Researchers identify mutation that alters Alzheimer's disease progression

The scientist of the Faculty of Medicine of the University of Malaga José Luis Royo has coordinated a study that summarizes eight years of research and brings together 100 multidisciplinary specialists, identifying a mutation that alters Alzheimer's disease progression.

The work, published in the Journal of Alzheimer's Disease, has characterized a genetic variant in SIRPβ1 gene, which affects the way in which the immune system fights against beta-amyloid deposits, the cause that leads to this pathology.

In conducting this work, a longitudinal study was carried out using epidemiological samples of more than 1,300 patients from Malaga and Barcelona, evidencing the role of this mutation in the cognitive decline of those affected. However, it was found that it does not represent a risk factor in itself for Alzheimer's disease.

"All human beings have the same genes, but there are variants of each one that make us different.
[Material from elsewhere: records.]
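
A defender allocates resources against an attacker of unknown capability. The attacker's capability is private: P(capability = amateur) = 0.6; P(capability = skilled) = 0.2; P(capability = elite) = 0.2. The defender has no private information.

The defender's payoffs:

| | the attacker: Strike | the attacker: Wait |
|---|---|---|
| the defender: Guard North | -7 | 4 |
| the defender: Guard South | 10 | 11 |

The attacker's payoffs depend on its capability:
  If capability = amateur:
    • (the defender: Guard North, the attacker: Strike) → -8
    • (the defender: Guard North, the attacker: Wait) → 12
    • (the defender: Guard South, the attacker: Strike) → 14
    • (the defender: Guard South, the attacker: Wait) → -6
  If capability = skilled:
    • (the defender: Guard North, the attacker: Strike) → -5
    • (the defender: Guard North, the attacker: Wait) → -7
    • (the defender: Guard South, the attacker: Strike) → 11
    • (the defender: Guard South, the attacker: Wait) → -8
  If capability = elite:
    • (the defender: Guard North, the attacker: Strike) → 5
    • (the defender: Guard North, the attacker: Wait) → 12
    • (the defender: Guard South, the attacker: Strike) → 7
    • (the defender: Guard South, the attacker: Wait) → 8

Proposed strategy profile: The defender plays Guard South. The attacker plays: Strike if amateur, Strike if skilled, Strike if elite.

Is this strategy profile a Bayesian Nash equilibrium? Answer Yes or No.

No

The defender plays Guard South: E[Guard South] = 0.6·(10) + 0.2·(10) + 0.2·(10) = 10; E[Guard North] = -7. Best-responding. ✓
The attacker (capability amateur), facing Guard South: Strike gives 14, Wait gives -6. Proposed Strike is best. ✓
The attacker (capability skilled), facing Guard South: Strike gives 11, Wait gives -8. Proposed Strike is best. ✓
The attacker (capability elite), facing Guard South: Strike gives 7, Wait gives 8. Proposed Strike is not best — profitable deviation exists. ✗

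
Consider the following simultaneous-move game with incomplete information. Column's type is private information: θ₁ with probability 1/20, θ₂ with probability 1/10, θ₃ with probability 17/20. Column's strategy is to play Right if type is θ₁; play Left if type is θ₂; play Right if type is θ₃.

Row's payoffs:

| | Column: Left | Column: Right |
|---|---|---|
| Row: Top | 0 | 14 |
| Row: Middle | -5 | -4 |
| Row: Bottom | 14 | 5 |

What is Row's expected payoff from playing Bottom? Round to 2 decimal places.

Take the expectation over Column's type, weighting each type's action by its prior probability.
E[Bottom] = 1/20·5 + 1/10·14 + 17/20·5 = 1/4 + 7/5 + 17/4 = 59/10

5.90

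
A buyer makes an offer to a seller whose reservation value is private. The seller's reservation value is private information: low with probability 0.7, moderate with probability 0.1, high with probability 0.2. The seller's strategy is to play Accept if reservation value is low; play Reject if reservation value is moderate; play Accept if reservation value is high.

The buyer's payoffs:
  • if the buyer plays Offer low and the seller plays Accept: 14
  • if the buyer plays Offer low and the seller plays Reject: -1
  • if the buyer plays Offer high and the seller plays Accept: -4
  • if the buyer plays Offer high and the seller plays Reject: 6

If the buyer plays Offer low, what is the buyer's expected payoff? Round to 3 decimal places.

12.500

E[Offer low] = 0.7·14 + 0.1·(-1) + 0.2·14 = 9.8 + (-0.1) + 2.8 = 12.5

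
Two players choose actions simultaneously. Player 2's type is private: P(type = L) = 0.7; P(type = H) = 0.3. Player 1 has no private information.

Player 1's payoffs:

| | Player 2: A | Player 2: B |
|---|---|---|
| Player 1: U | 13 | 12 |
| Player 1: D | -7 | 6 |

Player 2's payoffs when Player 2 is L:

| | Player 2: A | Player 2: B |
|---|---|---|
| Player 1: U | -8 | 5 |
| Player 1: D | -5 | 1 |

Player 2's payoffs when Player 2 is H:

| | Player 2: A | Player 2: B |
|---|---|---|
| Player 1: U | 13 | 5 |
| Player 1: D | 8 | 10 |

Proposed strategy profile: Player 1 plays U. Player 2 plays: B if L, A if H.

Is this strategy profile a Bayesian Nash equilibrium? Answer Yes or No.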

Different external appearances and, also, different physiologies and metabolisms," explains José Luis Royo, Professor of the Department of Surgical Specialties, Biochemistry and Immunology.

The UMA scientist points out that an analysis of the presence of this variant in the SIRPβ1 gene showed that 30% of the general population has one mutation copy and 4% of the population has both copies affected. "Therefore, we are talking about a variant that is very present in the general population," he says.

Dual effect

The research, which involves scientists from more than 50 different entities, shows that the mutant variant changes the structure of the protein and how this alters the behavior of brain immune cells, called microglia.

"When we studied its role in the course of the disease, we found out that it has a dual effect depending on the disease stage: at the beginning, in patients with mild cognitive impairment, the mutation increases the conversion risk to Alzheimer's disease, so it has a detrimental effect in early stages; however, when dementia is established as such, those mutation carriers show slower cognitive decline, suggesting a beneficial effect among these patients," clarifies the UMA researcher.

Royo points out that, therefore, the mutation affects the immune system response to beta-amyloid deposits, probably to the neuroinflammation process, which is a physiological response in the early stages but harmful if it becomes chronic as the disease progresses.

Thus, this dual effect of the genetic variant, he says, suggests that this cell signaling pathway should be inhibited during the early stages of the disease, but it should be stimulated in patients in more advanced stages, to chemically mimic the effect generated by the mutation. "This finding opens the door to a new biochemical therapeutic target that, in the future, could be synthesized with a drug," he concludes.

Currently, researchers are working to characterize the effect of this mutation at a higher level of complexity and have designed a system to look for modifiers of this cell signaling pathway.